# Thread: [SOLVED] Question regarding the flux through a surface

1. ## [SOLVED] Question regarding the flux through a surface

Imagine you have the following closed surface : paraboloid $\displaystyle -x^2-y^2+16$ closed by the $\displaystyle xy$ plane ($\displaystyle z=0$).
Now imagine the divergence of the given field is worth $\displaystyle 0$. For example the field $\displaystyle F(x,y,z)=y \vec i + x \vec j + x \vec k$.
Does that mean that there's no flux passing through the surface of the closed paraboloid? Or it means that the flux entering the paraboloid is worth the same amount than the flux leaving the paraboloid via the $\displaystyle z=0$ plane?
Or does it mean that the total flux is $\displaystyle 0$ and I can't know how much flux pass through the open paraboloid and the $\displaystyle z=0$ plane?

This is a very important question to me! Thanks in advance.

2. Not quite.
Since $\displaystyle {\rm div}{\bf F}=0$ there is a vector function $\displaystyle {\bf f}$ such that $\displaystyle {\bf F}={\rm rot}{\bf f}$. So, using Stoke's theorem, the flux on the paraboloid $\displaystyle S$ becomes

$\displaystyle \int\int_S {\bf F}\cdot {\rm d}{\bf S}=\int\int_S {\rm rot}{\bf f}\cdot {\rm d}{\bf S}=\oint_{\partial S}{\bf f}\cdot{\rm d}{\bf r}$

where $\displaystyle \partial S=\{x^2+y^2=16, \ z=0\}$. This means that the flux depends only on the values of $\displaystyle {\bf f}\vert_{\partial S}$.

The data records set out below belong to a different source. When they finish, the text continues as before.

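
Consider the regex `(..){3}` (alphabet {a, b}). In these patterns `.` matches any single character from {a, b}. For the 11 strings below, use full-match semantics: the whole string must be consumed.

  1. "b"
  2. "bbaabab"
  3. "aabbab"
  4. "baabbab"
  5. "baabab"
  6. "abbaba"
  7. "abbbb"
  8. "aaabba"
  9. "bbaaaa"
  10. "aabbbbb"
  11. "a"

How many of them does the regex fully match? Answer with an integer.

5

1 → no match
2 → no match
3 → match
4 → no match
5 → match
6 → match
7 → no match
8 → match
9 → match
10 → no match
11 → no match
Total matched: 5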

3. Originally Posted by Rebesques
Not quite.
Since $\displaystyle {\rm div}{\bf F}=0$ there is a vector function $\displaystyle {\bf f}$ such that $\displaystyle {\bf F}={\rm rot}{\bf f}$.
I wasn't aware of this.
So I can't say anything regarding the flux passing by the closed surface just because the divergence of the field is worth 0. I'd have first to calculate the vector function $\displaystyle \bold f$ and then $\displaystyle \oint_{\partial S}{\bf f}\cdot{\rm d}{\bf r}$.
Thanks a lot.
I have the confusion since I read this thread : Integral De Superficie - Foro fmat.cl (in Spanish), where the guy states that $\displaystyle \vec\nabla\cdot\vec G \ = 0$ then he says that it implies that the flux passing through any closed surface is 0.
He went on to say that the flux passing by a cone plus the flux passing by 2 parallel planes closing the cone is worth 0, hence flux cone + flux planes =0.
I don't know how he did, but he reached the good answer.

4. He's right when $\displaystyle \partial S$ is the union of simple and closed curves, because then the curvilinear integrals $\displaystyle \oint$ are zero.

(lol? it has to be a bad boundary for the zero flux to fail. Thanks for that, clarifies things for me also :P)

5. Originally Posted by Rebesques
He's right when $\displaystyle \partial S$ is the union of simple and closed curves, because then the curvilinear integrals $\displaystyle \oint$ are zero.

(lol? it has to be a bad boundary for the zero flux to fail. Thanks for that, clarifies things for me also :P)
Ok, so in my first post, now I believe
Or it means that the flux entering the paraboloid is worth the same amount than the flux leaving the paraboloid via the plane?
is right. Am I right?

6. Hoora! I get it now!
Or it means that the flux entering the paraboloid is worth the same amount than the flux leaving the paraboloid via the plane?
is yes!
From wikipedia :
In light of the physical interpretation, a vector field with constant zero divergence is called incompressible or solenoidal – in this case, no net flow can occur across any closed surface.
The intuition that the sum of all sources minus the sum of all sinks should give the net flow outwards of a region is made precise by the divergence theorem.
.

7. , that was disgraceful, I aced that class back in uni.

(seems like a full ten years ago... though it's only been nine and a half.)